Thursday, September 18, 2008

Fisheye lens and Astronomy

I guess this title is a bit funny since this blog is dedicated to astronomy, so why I've to emphasis that? Please let me leave this question a little bit later, and let's have a look at my friend's result below:-

http://tuugii.blogspot.com/2008/05/center-of-our-galaxy-through-f18.html

As you can see, the result is just not bad indeed! Notice that it's not taken with a real fisheye lens, but instead, only a cheap add-on lens is used. This kind of lenses are more widely used for consumer grade digital camera rather than DSLR, for a real fish eye lens will produce far better result.

However, as you can see from the above, the result could be good enough. Okay, let's get back to the first question about the title of this entry.

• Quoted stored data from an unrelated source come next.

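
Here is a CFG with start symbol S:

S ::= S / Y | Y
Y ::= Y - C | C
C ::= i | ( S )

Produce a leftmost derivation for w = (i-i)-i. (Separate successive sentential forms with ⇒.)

S ⇒ Y   [S ::= Y]
Y ⇒ Y-C   [Y ::= Y - C]
Y-C ⇒ C-C   [Y ::= C]
C-C ⇒ (S)-C   [C ::= ( S )]
(S)-C ⇒ (Y)-C   [S ::= Y]
(Y)-C ⇒ (Y-C)-C   [Y ::= Y - C]
(Y-C)-C ⇒ (C-C)-C   [Y ::= C]
(C-C)-C ⇒ (i-C)-C   [C ::= i]
(i-C)-C ⇒ (i-i)-C   [C ::= i]
(i-i)-C ⇒ (i-i)-i   [C ::= i]

S ⇒ Y ⇒ Y-C ⇒ C-C ⇒ (S)-C ⇒ (Y)-C ⇒ (Y-C)-C ⇒ (C-C)-C ⇒ (i-C)-C ⇒ (i-i)-C ⇒ (i-i)-i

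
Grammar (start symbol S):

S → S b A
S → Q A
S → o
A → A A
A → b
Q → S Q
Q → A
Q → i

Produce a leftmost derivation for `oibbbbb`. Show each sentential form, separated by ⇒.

S ⇒ SbA   [S → S b A]
SbA ⇒ SbAbA   [S → S b A]
SbAbA ⇒ QAbAbA   [S → Q A]
QAbAbA ⇒ SQAbAbA   [Q → S Q]
SQAbAbA ⇒ oQAbAbA   [S → o]
oQAbAbA ⇒ oiAbAbA   [Q → i]
oiAbAbA ⇒ oibbAbA   [A → b]
oibbAbA ⇒ oibbbbA   [A → b]
oibbbbA ⇒ oibbbbb   [A → b]

S ⇒ SbA ⇒ SbAbA ⇒ QAbAbA ⇒ SQAbAbA ⇒ oQAbAbA ⇒ oiAbAbA ⇒ oibbAbA ⇒ oibbbbA ⇒ oibbbbb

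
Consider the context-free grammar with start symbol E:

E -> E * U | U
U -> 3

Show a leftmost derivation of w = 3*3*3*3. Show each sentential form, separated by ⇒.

E ⇒ E*U ⇒ E*U*U ⇒ E*U*U*U ⇒ U*U*U*U ⇒ 3*U*U*U ⇒ 3*3*U*U ⇒ 3*3*3*U ⇒ 3*3*3*3

E ⇒ E*U   [E -> E * U]
E*U ⇒ E*U*U   [E -> E * U]
E*U*U ⇒ E*U*U*U   [E -> E * U]
E*U*U*U ⇒ U*U*U*U   [E -> U]
U*U*U*U ⇒ 3*U*U*U   [U -> 3]
3*U*U*U ⇒ 3*3*U*U   [U -> 3]
3*3*U*U ⇒ 3*3*3*U   [U -> 3]
3*3*3*U ⇒ 3*3*3*3   [U -> 3]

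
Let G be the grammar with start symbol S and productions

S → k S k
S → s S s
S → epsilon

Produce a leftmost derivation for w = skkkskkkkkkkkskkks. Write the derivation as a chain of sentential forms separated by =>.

S => sSs   [S → s S s]
sSs => skSks   [S → k S k]
skSks => skkSkks   [S → k S k]
skkSkks => skkkSkkks   [S → k S k]
skkkSkkks => skkksSskkks   [S → s S s]
skkksSskkks => skkkskSkskkks   [S → k S k]
skkkskSkskkks => skkkskkSkkskkks   [S → k S k]
skkkskkSkkskkks => skkkskkkSkkkskkks   [S → k S k]
skkkskkkSkkkskkks => skkkskkkkSkkkkskkks   [S → k S k]
skkkskkkkSkkkkskkks => skkkskkkkkkkkskkks   [S → epsilon]

S=>sSs=>skSks=>skkSkks=>skkkSkkks=>skkksSskkks=>skkkskSkskkks=>skkkskkSkkskkks=>skkkskkkSkkkskkks=>skkkskkkkSkkkkskkks=>skkkskkkkkkkkskkks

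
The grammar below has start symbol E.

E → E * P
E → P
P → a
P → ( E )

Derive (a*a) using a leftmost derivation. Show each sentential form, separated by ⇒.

E ⇒ P   [E → P]
P ⇒ (E)   [P → ( E )]
(E) ⇒ (E*P)   [E → E * P]
(E*P) ⇒ (P*P)   [E → P]
(P*P) ⇒ (a*P)   [P → a]
(a*P) ⇒ (a*a)   [P → a]

E ⇒ P ⇒ (E) ⇒ (E*P) ⇒ (P*P) ⇒ (a*P) ⇒ (a*a)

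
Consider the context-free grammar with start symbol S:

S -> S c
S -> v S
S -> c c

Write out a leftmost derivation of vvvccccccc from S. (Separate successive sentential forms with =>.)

S => vS => vSc => vScc => vSccc => vvSccc => vvScccc => vvvScccc => vvvSccccc => vvvccccccc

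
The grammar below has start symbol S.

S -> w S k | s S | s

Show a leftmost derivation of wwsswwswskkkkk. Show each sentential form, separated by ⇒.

S⇒wSk⇒wwSkk⇒wwsSkk⇒wwssSkk⇒wwsswSkkk⇒wwsswwSkkkk⇒wwsswwsSkkkk⇒wwsswwswSkkkkk⇒wwsswwswskkkkk

S ⇒ wSk   [S -> w S k]
wSk ⇒ wwSkk   [S -> w S k]
wwSkk ⇒ wwsSkk   [S -> s S]
wwsSkk ⇒ wwssSkk   [S -> s S]
wwssSkk ⇒ wwsswSkkk   [S -> w S k]
wwsswSkkk ⇒ wwsswwSkkkk   [S -> w S k]
wwsswwSkkkk ⇒ wwsswwsSkkkk   [S -> s S]
wwsswwsSkkkk ⇒ wwsswwswSkkkkk   [S -> w S k]
wwsswwswSkkkkk ⇒ wwsswwswskkkkk   [S -> s]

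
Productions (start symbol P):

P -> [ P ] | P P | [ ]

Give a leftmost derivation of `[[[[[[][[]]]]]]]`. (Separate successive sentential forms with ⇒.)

P ⇒ [P]   [P -> [ P ]]
[P] ⇒ [[P]]   [P -> [ P ]]
[[P]] ⇒ [[[P]]]   [P -> [ P ]]
[[[P]]] ⇒ [[[[P]]]]   [P -> [ P ]]
[[[[P]]]] ⇒ [[[[[P]]]]]   [P -> [ P ]]
[[[[[P]]]]] ⇒ [[[[[PP]]]]]   [P -> P P]
[[[[[PP]]]]] ⇒ [[[[[[]P]]]]]   [P -> [ ]]
[[[[[[]P]]]]] ⇒ [[[[[[][P]]]]]]   [P -> [ P ]]
[[[[[[][P]]]]]] ⇒ [[[[[[][[]]]]]]]   [P -> [ ]]

P⇒[P]⇒[[P]]⇒[[[P]]]⇒[[[[P]]]]⇒[[[[[P]]]]]⇒[[[[[PP]]]]]⇒[[[[[[]P]]]]]⇒[[[[[[][P]]]]]]⇒[[[[[[][[]]]]]]]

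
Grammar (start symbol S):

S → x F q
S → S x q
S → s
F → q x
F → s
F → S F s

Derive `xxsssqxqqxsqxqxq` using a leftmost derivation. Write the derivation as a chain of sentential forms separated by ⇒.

S ⇒ Sxq ⇒ Sxqxq ⇒ xFqxqxq ⇒ xSFsqxqxq ⇒ xSxqFsqxqxq ⇒ xxFqxqFsqxqxq ⇒ xxSFsqxqFsqxqxq ⇒ xxsFsqxqFsqxqxq ⇒ xxsssqxqFsqxqxq ⇒ xxsssqxqqxsqxqxq

S ⇒ Sxq   [S → S x q]
Sxq ⇒ Sxqxq   [S → S x q]
Sxqxq ⇒ xFqxqxq   [S → x F q]
xFqxqxq ⇒ xSFsqxqxq   [F → S F s]
xSFsqxqxq ⇒ xSxqFsqxqxq   [S → S x q]
xSxqFsqxqxq ⇒ xxFqxqFsqxqxq   [S → x F q]
xxFqxqFsqxqxq ⇒ xxSFsqxqFsqxqxq   [F → S F s]
xxSFsqxqFsqxqxq ⇒ xxsFsqxqFsqxqxq   [S → s]
xxsFsqxqFsqxqxq ⇒ xxsssqxqFsqxqxq   [F → s]
xxsssqxqFsqxqxq ⇒ xxsssqxqqxsqxqxq   [F → q x]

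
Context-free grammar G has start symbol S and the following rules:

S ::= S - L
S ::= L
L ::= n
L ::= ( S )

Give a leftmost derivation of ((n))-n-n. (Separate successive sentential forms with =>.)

S=>S-L=>S-L-L=>L-L-L=>(S)-L-L=>(L)-L-L=>((S))-L-L=>((L))-L-L=>((n))-L-L=>((n))-n-L=>((n))-n-n

S => S-L   [S ::= S - L]
S-L => S-L-L   [S ::= S - L]
S-L-L => L-L-L   [S ::= L]
L-L-L => (S)-L-L   [L ::= ( S )]
(S)-L-L => (L)-L-L   [S ::= L]
(L)-L-L => ((S))-L-L   [L ::= ( S )]
((S))-L-L => ((L))-L-L   [S ::= L]
((L))-L-L => ((n))-L-L   [L ::= n]
((n))-L-L => ((n))-n-L   [L ::= n]
((n))-n-L => ((n))-n-n   [L ::= n]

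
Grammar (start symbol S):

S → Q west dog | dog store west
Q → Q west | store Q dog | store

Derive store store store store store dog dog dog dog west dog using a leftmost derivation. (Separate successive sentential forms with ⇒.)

S ⇒ Q west dog ⇒ store Q dog west dog ⇒ store store Q dog dog west dog ⇒ store store store Q dog dog dog west dog ⇒ store store store store Q dog dog dog dog west dog ⇒ store store store store store dog dog dog dog west dog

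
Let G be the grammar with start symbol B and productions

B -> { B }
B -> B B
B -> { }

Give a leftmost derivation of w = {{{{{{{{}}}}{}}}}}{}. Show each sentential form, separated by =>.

B => BB   [B -> B B]
BB => {B}B   [B -> { B }]
{B}B => {{B}}B   [B -> { B }]
{{B}}B => {{{B}}}B   [B -> { B }]
{{{B}}}B => {{{{B}}}}B   [B -> { B }]
{{{{B}}}}B => {{{{BB}}}}B   [B -> B B]
{{{{BB}}}}B => {{{{{B}B}}}}B   [B -> { B }]
{{{{{B}B}}}}B => {{{{{{B}}B}}}}B   [B -> { B }]
{{{{{{B}}B}}}}B => {{{{{{{B}}}B}}}}B   [B -> { B }]
{{{{{{{B}}}B}}}}B => {{{{{{{{}}}}B}}}}B   [B -> { }]
{{{{{{{{}}}}B}}}}B => {{{{{{{{}}}}{}}}}}B   [B -> { }]
{{{{{{{{}}}}{}}}}}B => {{{{{{{{}}}}{}}}}}{}   [B -> { }]

B => BB => {B}B => {{B}}B => {{{B}}}B => {{{{B}}}}B => {{{{BB}}}}B => {{{{{B}B}}}}B => {{{{{{B}}B}}}}B => {{{{{{{B}}}B}}}}B => {{{{{{{{}}}}B}}}}B => {{{{{{{{}}}}{}}}}}B => {{{{{{{{}}}}{}}}}}{}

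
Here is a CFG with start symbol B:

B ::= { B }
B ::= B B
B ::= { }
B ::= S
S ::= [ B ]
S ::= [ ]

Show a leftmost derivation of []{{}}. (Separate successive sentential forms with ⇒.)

B ⇒ BB   [B ::= B B]
BB ⇒ SB   [B ::= S]
SB ⇒ []B   [S ::= [ ]]
[]B ⇒ []{B}   [B ::= { B }]
[]{B} ⇒ []{{}}   [B ::= { }]

B ⇒ BB ⇒ SB ⇒ []B ⇒ []{B} ⇒ []{{}}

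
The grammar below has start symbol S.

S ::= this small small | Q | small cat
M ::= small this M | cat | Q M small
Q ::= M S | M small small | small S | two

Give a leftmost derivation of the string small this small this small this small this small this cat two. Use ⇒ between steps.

S ⇒ Q ⇒ M S ⇒ small this M S ⇒ small this small this M S ⇒ small this small this small this M S ⇒ small this small this small this small this M S ⇒ small this small this small this small this small this M S ⇒ small this small this small this small this small this cat S ⇒ small this small this small this small this small this cat Q ⇒ small this small this small this small this small this cat two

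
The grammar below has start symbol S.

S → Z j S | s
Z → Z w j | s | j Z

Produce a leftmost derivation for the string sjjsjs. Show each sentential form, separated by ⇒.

S ⇒ ZjS ⇒ sjS ⇒ sjZjS ⇒ sjjZjS ⇒ sjjsjS ⇒ sjjsjs

S ⇒ ZjS   [S → Z j S]
ZjS ⇒ sjS   [Z → s]
sjS ⇒ sjZjS   [S → Z j S]
sjZjS ⇒ sjjZjS   [Z → j Z]
sjjZjS ⇒ sjjsjS   [Z → s]
sjjsjS ⇒ sjjsjs   [S → s]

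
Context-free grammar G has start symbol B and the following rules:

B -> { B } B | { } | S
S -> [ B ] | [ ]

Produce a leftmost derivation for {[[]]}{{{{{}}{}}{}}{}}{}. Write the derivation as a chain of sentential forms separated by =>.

B => {B}B => {S}B => {[B]}B => {[S]}B => {[[]]}B => {[[]]}{B}B => {[[]]}{{B}B}B => {[[]]}{{{B}B}B}B => {[[]]}{{{{B}B}B}B}B => {[[]]}{{{{{}}B}B}B}B => {[[]]}{{{{{}}{}}B}B}B => {[[]]}{{{{{}}{}}{}}B}B => {[[]]}{{{{{}}{}}{}}{}}B => {[[]]}{{{{{}}{}}{}}{}}{}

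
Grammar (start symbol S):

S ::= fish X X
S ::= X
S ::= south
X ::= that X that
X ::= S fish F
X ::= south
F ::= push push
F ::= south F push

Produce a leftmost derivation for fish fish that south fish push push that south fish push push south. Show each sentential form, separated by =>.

S => fish X X => fish S fish F X => fish fish X X fish F X => fish fish that X that X fish F X => fish fish that S fish F that X fish F X => fish fish that south fish F that X fish F X => fish fish that south fish push push that X fish F X => fish fish that south fish push push that south fish F X => fish fish that south fish push push that south fish push push X => fish fish that south fish push push that south fish push push south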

If you plan to buy a fisheye lens for special effect, I guess you should go for a dedicated/real fisheye lens. However, for astronomy purpose, you don't have. Why is that? To use a fisheye lens on the night sky, you don't really have a lot of flexibility on the composition, I mean you can point your lens to one or two different location and then you already cover all the sky! Therefore, a fisheye lens will not stay in your camera for too long given a new observation location, and after one or two (how about three?) shots, you will want to switch to another longer focus lens. Even if you take a few more for stacking, it won't stay attached to your camera for more than around half an hour. To me, it does not worth to buy a far more expensive dedicated lens. Of course, if you got the money and space, you can always go for the best.